Dans le récit d’Héla, la mémoire familiale agit à la fois comme un refuge – la reconstruction de moments heureux afin de contrebalancer les déceptions de l’immigration – et une motivation pour l’action. L’inscription des enfants dans une association tunisienne où ils apprennent l’arabe, le maintien de pratiques religieuses, le choix de prénoms ayant une symbolique familiale et des retours fréquents ou prévus dans les lieux de mémoire que sont la Tunisie, la Kabylie et Aix-en-Provence, constituent autant de stratégies lui permettant de naviguer entre l’ici et l’ailleurs. C’est aussi dans ces stratégies que l’on reconnaît le statut d’acteur d’Héla. À travers ses trois fonctions de réminiscence, de transmission et de réflexivité, la mémoire familiale constitue une force importante qui informe et oriente cette capacité d’agir.

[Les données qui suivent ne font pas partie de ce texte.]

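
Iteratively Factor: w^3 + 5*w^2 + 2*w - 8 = (w + 2)*(w^2 + 3*w - 4) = (w + 2)*(w + 4)*(w - 1)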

Le récit d’Héla est présenté ici comme une histoire unique ; un retour réflexif sur les liens à construire entre son passé et son présent. En même temps, son histoire est aussi celle de nombreuses personnes immigrantes avec, bien sûr, des variations et nuances ; la mémoire familiale n’existant pas en isolation. Elle est ancrée dans la vie sociale et prend son sens dans les rapports sociaux et l’environnement qui l’entourent. De ce fait, elle constitue un moyen par excellence pour comprendre plus globalement les enjeux de la transmission en contexte migratoire.